From Prins to Prinz: The mysteries of the chocolate trail

My choco-dar (internal radar for chocolate experiences) led me to a hauntingly personal story.

A portrait of Isak Prins by his son. (photo credit: Courtesy)
A portrait of Isak Prins by his son.
(photo credit: Courtesy)
Little did I realize when working on my book, On the Chocolate Trail, how eerie the connections between Jews and chocolate might become. My choco-dar (internal radar for chocolate experiences) led me to a hauntingly personal story.
In 2009, a kind scholar, learning of my interests, mentioned a Dutch archival collection of a Jewish scholar who had researched chocolate.
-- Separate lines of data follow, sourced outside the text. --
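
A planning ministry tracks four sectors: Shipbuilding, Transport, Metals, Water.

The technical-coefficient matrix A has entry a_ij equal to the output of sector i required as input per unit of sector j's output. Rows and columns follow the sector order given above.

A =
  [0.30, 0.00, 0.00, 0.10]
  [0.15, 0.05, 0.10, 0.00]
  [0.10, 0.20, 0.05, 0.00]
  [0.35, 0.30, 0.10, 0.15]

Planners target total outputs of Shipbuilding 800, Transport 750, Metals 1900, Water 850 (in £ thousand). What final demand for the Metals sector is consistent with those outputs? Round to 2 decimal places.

I − A =
  [   0.70     0.00     0.00    -0.10]
  [  -0.15     0.95    -0.10     0.00]
  [  -0.10    -0.20     0.95     0.00]
  [  -0.35    -0.30    -0.10     0.85]
d = (I − A) x:
  d_S = (+0.70)·800 + (+0.00)·750 + (+0.00)·1900 + (-0.10)·850 = 475.00
  d_T = (-0.15)·800 + (+0.95)·750 + (-0.10)·1900 + (+0.00)·850 = 402.50
  d_M = (-0.10)·800 + (-0.20)·750 + (+0.95)·1900 + (+0.00)·850 = 1575.00
  d_W = (-0.35)·800 + (-0.30)·750 + (-0.10)·1900 + (+0.85)·850 = 27.50

d_M = 1575.00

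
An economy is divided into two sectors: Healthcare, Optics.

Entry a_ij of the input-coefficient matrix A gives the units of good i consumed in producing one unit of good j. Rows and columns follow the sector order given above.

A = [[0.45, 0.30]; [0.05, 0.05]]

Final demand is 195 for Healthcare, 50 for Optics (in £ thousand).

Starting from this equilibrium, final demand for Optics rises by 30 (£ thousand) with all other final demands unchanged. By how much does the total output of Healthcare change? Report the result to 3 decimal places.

I − A =
  [   0.55    -0.30]
  [  -0.05     0.95]
det(I−A) = (0.55)(0.95) − (-0.30)(-0.05) = 0.5075
adj(I−A) = [[0.95, 0.30], [0.05, 0.55]]
(I − A)⁻¹ = adj(I−A) / det(I−A) ≈
  [   1.8719     0.5911]
  [   0.0985     1.0837]
Δx = (I − A)⁻¹ Δd with Δd having +30 in the Optics component and 0 elsewhere.
So Δx_1 = L_12 · (+30), where L_12 = adj(I−A)_12 / det(I−A) = 0.30 / 0.5075.
Δx_1 = 0.30 × (+30) / 0.5075 = 9.00 / 0.5075 ≈ 17.734.

Δx_1 = 17.734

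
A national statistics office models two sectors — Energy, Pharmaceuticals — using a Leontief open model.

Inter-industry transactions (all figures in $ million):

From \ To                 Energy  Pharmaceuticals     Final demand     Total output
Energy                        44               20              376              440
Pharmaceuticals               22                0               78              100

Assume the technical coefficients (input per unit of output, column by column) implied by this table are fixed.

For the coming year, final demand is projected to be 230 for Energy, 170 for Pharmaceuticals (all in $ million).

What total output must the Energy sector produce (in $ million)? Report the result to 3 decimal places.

x_E = 296.629

Technical coefficients a_ij = z_ij / X_j:
  a_EE = 44/440 = 0.10, a_PE = 22/440 = 0.05
  a_EP = 20/100 = 0.20, a_PP = 0/100 = 0.00
I − A =
  [   0.90    -0.20]
  [  -0.05     1.00]
det(I−A) = (0.90)(1.00) − (-0.20)(-0.05) = 0.8900
adj(I−A) = [[1.00, 0.20], [0.05, 0.90]]
(I − A)⁻¹ = adj(I−A) / det(I−A) ≈
  [   1.1236     0.2247]
  [   0.0562     1.0112]
x = (I − A)⁻¹ d = adj(I−A)·d / det(I−A), with det(I−A) = 0.8900:
  x_E = (1.00·230 + 0.20·170) / 0.8900 = 264.00 / 0.8900 ≈ 296.629
  x_P = (0.05·230 + 0.90·170) / 0.8900 = 164.50 / 0.8900 ≈ 184.831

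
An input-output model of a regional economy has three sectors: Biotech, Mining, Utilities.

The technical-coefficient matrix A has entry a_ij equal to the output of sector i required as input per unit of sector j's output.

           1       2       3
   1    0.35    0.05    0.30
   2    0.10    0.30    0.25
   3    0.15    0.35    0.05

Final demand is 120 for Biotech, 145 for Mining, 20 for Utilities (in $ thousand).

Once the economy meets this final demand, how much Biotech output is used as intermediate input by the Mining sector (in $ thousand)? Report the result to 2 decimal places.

I − A =
  [   0.65    -0.05    -0.30]
  [  -0.10     0.70    -0.25]
  [  -0.15    -0.35     0.95]
Cofactors of I−A, C_ij = (−1)^(i+j)·(minor ij) (rows/columns in the sector order above):
  C_11 = (0.70)(0.95) − (-0.25)(-0.35) = 0.5775
  C_12 = −[(-0.10)(0.95) − (-0.25)(-0.15)] = 0.1325
  C_13 = (-0.10)(-0.35) − (0.70)(-0.15) = 0.1400
  C_21 = −[(-0.05)(0.95) − (-0.30)(-0.35)] = 0.1525
  C_22 = (0.65)(0.95) − (-0.30)(-0.15) = 0.5725
  C_23 = −[(0.65)(-0.35) − (-0.05)(-0.15)] = 0.2350
  C_31 = (-0.05)(-0.25) − (-0.30)(0.70) = 0.2225
  C_32 = −[(0.65)(-0.25) − (-0.30)(-0.10)] = 0.1925
  C_33 = (0.65)(0.70) − (-0.05)(-0.10) = 0.4500
det(I−A) = Σ_j (I−A)_1j·C_1j = (0.65)(0.5775) + (-0.05)(0.1325) + (-0.30)(0.1400) = 0.32675
adj(I−A) = Cᵀ =
  [ 0.5775   0.1525   0.2225]
  [ 0.1325   0.5725   0.1925]
  [ 0.1400   0.2350   0.4500]
(I − A)⁻¹ = adj(I−A) / det(I−A) ≈
  [   1.7674     0.4667     0.6809]
  [   0.4055     1.7521     0.5891]
  [   0.4285     0.7192     1.3772]
First solve x = (I − A)⁻¹ d = adj(I−A)·d / det(I−A); in particular x_2 = (0.1325·120 + 0.5725·145 + 0.1925·20) / 0.32675 = 102.7625 / 0.32675 ≈ 314.4989.
Intermediate flow from 1 to 2: z_12 = a_12 · x_2 = 0.05 × 102.7625 / 0.32675 = 5.138125 / 0.32675 ≈ 15.72.

z_12 = 15.72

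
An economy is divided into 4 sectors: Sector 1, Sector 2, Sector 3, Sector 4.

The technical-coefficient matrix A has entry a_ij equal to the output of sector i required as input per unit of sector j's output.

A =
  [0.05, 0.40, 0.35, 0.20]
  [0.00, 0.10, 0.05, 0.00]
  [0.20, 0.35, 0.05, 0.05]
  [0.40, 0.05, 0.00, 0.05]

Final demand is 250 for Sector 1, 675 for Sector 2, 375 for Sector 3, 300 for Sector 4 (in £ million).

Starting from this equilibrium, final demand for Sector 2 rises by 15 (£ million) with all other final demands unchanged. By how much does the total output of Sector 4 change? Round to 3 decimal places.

I − A =
  [   0.95    -0.40    -0.35    -0.20]
  [   0.00     0.90    -0.05     0.00]
  [  -0.20    -0.35     0.95    -0.05]
  [  -0.40    -0.05     0.00     0.95]
Compute the cofactors C_ij = (−1)^(i+j)·(3×3 minor ij) of I−A; the adjugate is their transpose:
adj(I−A) = Cᵀ =
  [ 0.795500   0.487750   0.318750   0.184250]
  [ 0.010500   0.707875   0.041125   0.004375]
  [ 0.189000   0.376250   0.740250   0.078750]
  [ 0.335500   0.242625   0.136375   0.728625]
det(I−A) = Σ_j (I−A)_1j·C_1j = (0.95)(0.795500) + (-0.40)(0.010500) + (-0.35)(0.189000) + (-0.20)(0.335500) = 0.618275
(I − A)⁻¹ = adj(I−A) / det(I−A) ≈
  [   1.2866     0.7889     0.5155     0.2980]
  [   0.0170     1.1449     0.0665     0.0071]
  [   0.3057     0.6085     1.1973     0.1274]
  [   0.5426     0.3924     0.2206     1.1785]
Δx = (I − A)⁻¹ Δd with Δd having +15 in the Sector 2 component and 0 elsewhere.
So Δx_4 = L_42 · (+15), where L_42 = adj(I−A)_42 / det(I−A) = 0.242625 / 0.618275.
Δx_4 = 0.242625 × (+15) / 0.618275 = 3.639375 / 0.618275 ≈ 5.886.

Δx_4 = 5.886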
I deferred investigating it then because plenty of material in English from American archives and libraries already inundated me. The thought of yet another archive, in Jerusalem no less – and even more challenging, in Dutch – almost pushed me to forgo chocolate altogether. Though I longed to sample the tidbits hidden there, I had resigned myself to the fact that On the Chocolate Trail could not capture every story. Whatever might be in the Dutch documents would just have to be a byway.
Three years later, with the book about to be sent off to the printer and a couple of free days in Jerusalem, I could finally delve into the Dutch trove. I scanned the online listing at The Central Archives for the History of the Jewish People, to find that the collector’s name was Isak Prins, the Dutch variant of my last name. As I glanced at the substantial list of the Prins holdings, I speculated about whether this would be a satisfying venture or not. Finally my husband, Mark, and I trekked down a windy hillside pathway to a barely marked caravan in an isolated corner of the Hebrew University’s Givat Ram campus to survey the Isak Prins collection of Joden en chocola, Jews and chocolate.
We rummaged through Prins’s chocolate wrappers, publications, photos and notes obsessively scratched on slips of paper. Deep in those 141 boxes we found an article authored by Prins, in which he wrote: “The present writer has written a book on ‘Jews and Chocolate – Explorations in Cultural History in the Diaspora’ and a history of Israel chocolate making is in preparation as the second part of the work” (The Jerusalem Post, March 1, 1957).
I flushed with a mix of surprise, disappointment, curiosity, embarrassment and jealousy that On the Chocolate Trail would not, after all, be the first book about Jews and chocolate as I had thought. Yet happily it also meant that there could be even more stories to unwrap.
So began a hunt for Prins’s book. Since I had seen in his papers that Prins had written to Brill Publishers, I contacted them. No, the acquisitions editor politely replied, they had no record of publishing such a book. I checked online. Nothing. I queried libraries in America, Holland and Israel, including Hebrew Union College-Jewish Institute of Religion, the Bibliotheca Rosenthaliana, the Special Collections at the University of Amsterdam and the National Library of Israel. No record of a book or a manuscript on the topic at all, much less by Prins.
In April 2013, I contacted Prins’s grandsons, David and Daniel, who were completely unaware of their grandfather’s research about Jews and chocolate and knew nothing of his book. Also in April, my blog, Jews on the Chocolate Trail, registered a comment from a distant cousin of Prins, a man named Henry Joshua, who confided that as a child he and his mother had visited Prins at his home in the Jerusalem neighborhood of Bayit Vagan in 1958. Joshua further recalled that Prins had mentioned his book about chocolate. And then he added definitively: “Prins died in 1968 without finishing his book.”
Isak Prins and I share a family name and an interest in chocolate and Jews. Oddly we also claim the same birthdate, February 24. (He was born in 1887 in The Netherlands and moved to Israel in 1948.) My choco-dar had led me to a scholar with my surname, my interests and my astrological sign. Mysteries remain: Is Prins related to me? Did he actually write the book? If so, where is it? What did he really discover about Jews and chocolate?
For now, I have to leave it this way: From Prins to Prinz, the Jewish chocolate trail broadens.